Seborrheic dermatitis is the condition behind most cases of dandruff. It produces oily, yellowish, or white flakes, usually on the scalp, eyebrows, sides of the nose, or behind the ears. Unlike psoriasis scales, seborrheic dermatitis flakes tend to be greasier and thinner.
Fungal infections like athlete’s foot or ringworm cause localized peeling, often with a ring-shaped border or concentrated between the toes. The affected area is usually itchy and may look slightly red or discolored.
Nutritional Deficiencies
Severe nutritional deficiencies can cause skin to peel, though this is less common in well-nourished populations. Protein malnutrition, historically called kwashiorkor, produces a distinctive pattern where darkened skin develops a shiny, varnished appearance before peeling away in flakes, sometimes described as “flaky paint” dermatitis. Deficiencies in niacin (vitamin B3), biotin (vitamin B7), zinc, and essential fatty acids can all contribute to scaly, peeling skin. If your diet has been significantly restricted, whether through an eating disorder, a very limited diet, or a medical condition affecting absorption, nutritional gaps are worth investigating.
Signs That Shedding Needs Medical Attention
Most skin shedding is harmless, but a few patterns signal something more serious. Erythroderma is a condition where redness and scaling spread across 90% or more of the body’s surface. The skin turns bright red, then develops white or yellow scales. It can be triggered by a drug reaction, an underlying skin condition spiraling out of control, or rarely, an internal malignancy. Nearly all patients experience intense itching, and more than half develop a fever. Swollen lymph nodes and an enlarged spleen or liver show up in close to half of cases. This is a medical emergency.

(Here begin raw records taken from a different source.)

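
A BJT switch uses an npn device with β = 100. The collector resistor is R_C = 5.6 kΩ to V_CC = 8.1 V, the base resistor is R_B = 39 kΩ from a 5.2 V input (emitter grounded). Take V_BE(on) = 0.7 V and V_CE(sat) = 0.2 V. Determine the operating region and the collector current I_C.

Assume active: I_B = (5.2 − 0.7)/39 = 0.115 mA, giving I_C = β·I_B = 11.5 mA.
But then V_CE = 8.1 − 11.5×5.6 = -56.5 V < V_CE(sat) = 0.2 V — impossible in the active region.
So the transistor is saturated. With V_CE = 0.2 V, I_C = (V_CC − 0.2)/R_C = 7.9/5.6 = 1.41 mA.
Check: β·I_B = 11.5 mA > I_C = 1.41 mA, confirming saturation.

saturation; I_C ≈ 1.4 mA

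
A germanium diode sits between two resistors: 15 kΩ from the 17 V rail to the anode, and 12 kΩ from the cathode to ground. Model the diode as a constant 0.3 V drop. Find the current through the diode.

The two resistors are in series with the diode, so KVL gives 17 = I·15 + 0.3 + I·12.
I = (17 − 0.3) / (15 + 12) kΩ = 16.7 / 27 = 0.619 mA.

I ≈ 0.62 mA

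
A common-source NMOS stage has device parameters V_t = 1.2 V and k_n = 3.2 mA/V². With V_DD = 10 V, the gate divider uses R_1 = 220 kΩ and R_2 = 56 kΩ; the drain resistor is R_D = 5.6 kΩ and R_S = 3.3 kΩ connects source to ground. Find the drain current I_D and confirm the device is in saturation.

V_G = V_DD·R_2/(R_1+R_2) = 10×56/276 = 2.03 V.
Assume saturation: I_D = (k_n/2)(V_GS − V_t)² with V_GS = V_G − I_D·R_S = 2.03 − 3.3·I_D.
Substituting gives 17.4·I_D² − 9.75·I_D + 1.1 = 0, with roots I_D = 0.156 or 0.403 mA.
The root I_D = 0.403 mA gives V_GS = 0.698 V ≤ V_t, so take I_D = 0.156 mA.
Then V_GS = 1.51 V and V_DS = V_DD − I_D(R_D+R_S) = 10 − 0.156×8.9 = 8.61 V.
Saturation requires V_DS ≥ V_GS − V_t = 0.313 V; 8.61 ≥ 0.313 ✓.

I_D ≈ 0.16 mA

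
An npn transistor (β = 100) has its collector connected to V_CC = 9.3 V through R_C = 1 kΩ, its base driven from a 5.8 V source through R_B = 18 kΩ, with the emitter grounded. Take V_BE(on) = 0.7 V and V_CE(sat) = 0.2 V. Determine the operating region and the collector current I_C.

Assume active: I_B = (5.8 − 0.7)/18 = 0.283 mA, giving I_C = β·I_B = 28.3 mA.
But then V_CE = 9.3 − 28.3×1 = -19 V < V_CE(sat) = 0.2 V — impossible in the active region.
So the transistor is saturated. With V_CE = 0.2 V, I_C = (V_CC − 0.2)/R_C = 9.1/1 = 9.1 mA.
Check: β·I_B = 28.3 mA > I_C = 9.1 mA, confirming saturation.

saturation; I_C ≈ 9.1 mA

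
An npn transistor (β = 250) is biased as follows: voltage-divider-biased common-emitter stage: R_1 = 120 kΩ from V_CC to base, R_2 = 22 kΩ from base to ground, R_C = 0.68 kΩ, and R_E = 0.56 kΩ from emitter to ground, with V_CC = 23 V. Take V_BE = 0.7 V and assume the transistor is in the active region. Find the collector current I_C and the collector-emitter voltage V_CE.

I_C ≈ 4.5 mA, V_CE ≈ 17 V

Thevenize the base divider: V_Th = V_CC·R_2/(R_1+R_2) = 23×22/142 = 3.56 V, R_Th = R_1‖R_2 = 18.6 kΩ.
Base-emitter loop: V_Th = I_B·R_Th + V_BE + (β+1)I_B·R_E, so I_B = (3.56 − 0.7) / (18.6 + 251×0.56) = 0.018 mA.
I_C = β·I_B = 250×0.018 = 4.5 mA, and I_E = (β+1)I_B = 4.52 mA.
V_CE = V_CC − I_C·R_C − I_E·R_E = 23 − 4.5×0.68 − 4.52×0.56 = 17.4 V.
V_CE = 17.4 V > 0.2 V confirms active-region operation.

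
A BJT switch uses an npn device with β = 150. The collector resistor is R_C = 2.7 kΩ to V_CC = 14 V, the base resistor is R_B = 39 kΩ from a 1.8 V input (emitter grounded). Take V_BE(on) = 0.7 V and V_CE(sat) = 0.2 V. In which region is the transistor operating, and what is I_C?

Assume active. Base-emitter loop: I_B = (V_BB − V_BE)/R_B = (1.8 − 0.7)/39 = 0.0282 mA.
I_C = β·I_B = 150×0.0282 = 4.23 mA.
V_CE = V_CC − I_C·R_C = 14 − 4.23×2.7 = 2.58 V > V_CE(sat), so the active-region assumption holds.

active; I_C ≈ 4.2 mA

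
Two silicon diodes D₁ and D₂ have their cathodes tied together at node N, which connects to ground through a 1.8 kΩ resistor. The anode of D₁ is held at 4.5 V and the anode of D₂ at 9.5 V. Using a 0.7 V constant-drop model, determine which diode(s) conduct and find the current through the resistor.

Only D₂ conducts; I_R ≈ 4.9 mA

Assume both conduct. Then node N would need to be at both 4.5−0.7 = 3.8 V and 9.5−0.7 = 8.8 V, which is impossible.
Assume only D₂ conducts: V_N = 9.5 − 0.7 = 8.8 V, so I_R = 8.8/1.8 = 4.89 mA.
Check D₁: its anode-to-cathode voltage is 4.5 − 8.8 = -4.3 V < 0.7 V, so it is off. The assumption is consistent.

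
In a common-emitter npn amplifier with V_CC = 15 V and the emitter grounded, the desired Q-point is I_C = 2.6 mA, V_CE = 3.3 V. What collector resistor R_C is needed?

R_C ≈ 4.5 kΩ

Collector loop: V_CC = I_C·R_C + V_CE.
R_C = (V_CC − V_CE)/I_C = (15 − 3.3)/2.6 = 4.5 kΩ.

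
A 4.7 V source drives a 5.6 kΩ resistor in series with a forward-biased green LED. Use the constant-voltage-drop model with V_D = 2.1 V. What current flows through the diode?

KVL around the loop: 4.7 = V_D + I·R = 2.1 + I × 5.6 kΩ.
So I = (4.7 − 2.1) / 5.6 kΩ = 2.6 / 5.6 = 0.464 mA.

I ≈ 0.46 mA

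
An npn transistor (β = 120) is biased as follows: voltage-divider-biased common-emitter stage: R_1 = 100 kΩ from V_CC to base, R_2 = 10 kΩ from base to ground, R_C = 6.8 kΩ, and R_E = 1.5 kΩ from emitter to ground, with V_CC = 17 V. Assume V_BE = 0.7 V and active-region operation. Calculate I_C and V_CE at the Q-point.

I_C ≈ 0.53 mA, V_CE ≈ 13 V

Thevenize the base divider: V_Th = V_CC·R_2/(R_1+R_2) = 17×10/110 = 1.55 V, R_Th = R_1‖R_2 = 9.09 kΩ.
Base-emitter loop: V_Th = I_B·R_Th + V_BE + (β+1)I_B·R_E, so I_B = (1.55 − 0.7) / (9.09 + 121×1.5) = 0.00444 mA.
I_C = β·I_B = 120×0.00444 = 0.532 mA, and I_E = (β+1)I_B = 0.537 mA.
V_CE = V_CC − I_C·R_C − I_E·R_E = 17 − 0.532×6.8 − 0.537×1.5 = 12.6 V.
V_CE = 12.6 V > 0.2 V confirms active-region operation.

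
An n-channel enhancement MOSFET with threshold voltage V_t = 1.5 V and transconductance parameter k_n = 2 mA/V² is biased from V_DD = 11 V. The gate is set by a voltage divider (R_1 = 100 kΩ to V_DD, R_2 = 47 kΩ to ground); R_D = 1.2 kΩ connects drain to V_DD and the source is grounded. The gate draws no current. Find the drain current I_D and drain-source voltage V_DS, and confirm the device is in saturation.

V_G = V_DD·R_2/(R_1+R_2) = 11×47/147 = 3.52 V. With the source grounded, V_GS = V_G = 3.52 V.
Assume saturation: I_D = (k_n/2)(V_GS − V_t)² = (2/2)×(3.52 − 1.5)² = 1×2.02² = 4.07 mA.
V_DS = V_DD − I_D·R_D = 11 − 4.07×1.2 = 6.12 V.
Saturation requires V_DS ≥ V_GS − V_t = 2.02 V; 6.12 ≥ 2.02 ✓.

I_D ≈ 4.1 mA, V_DS ≈ 6.1 V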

Outside of that extreme scenario, you should pay attention if your peeling comes with fever or chills, if it appeared suddenly without an obvious cause, if large areas of skin are blistering before peeling, if the affected skin looks infected (increasing redness, warmth, pus, or streaking), or if over-the-counter moisturizers and gentle care haven’t improved things after two to three weeks. Unexplained peeling that keeps spreading or worsening is worth a visit to a dermatologist, who can often identify the cause with a visual exam and, if needed, a skin biopsy or allergy testing.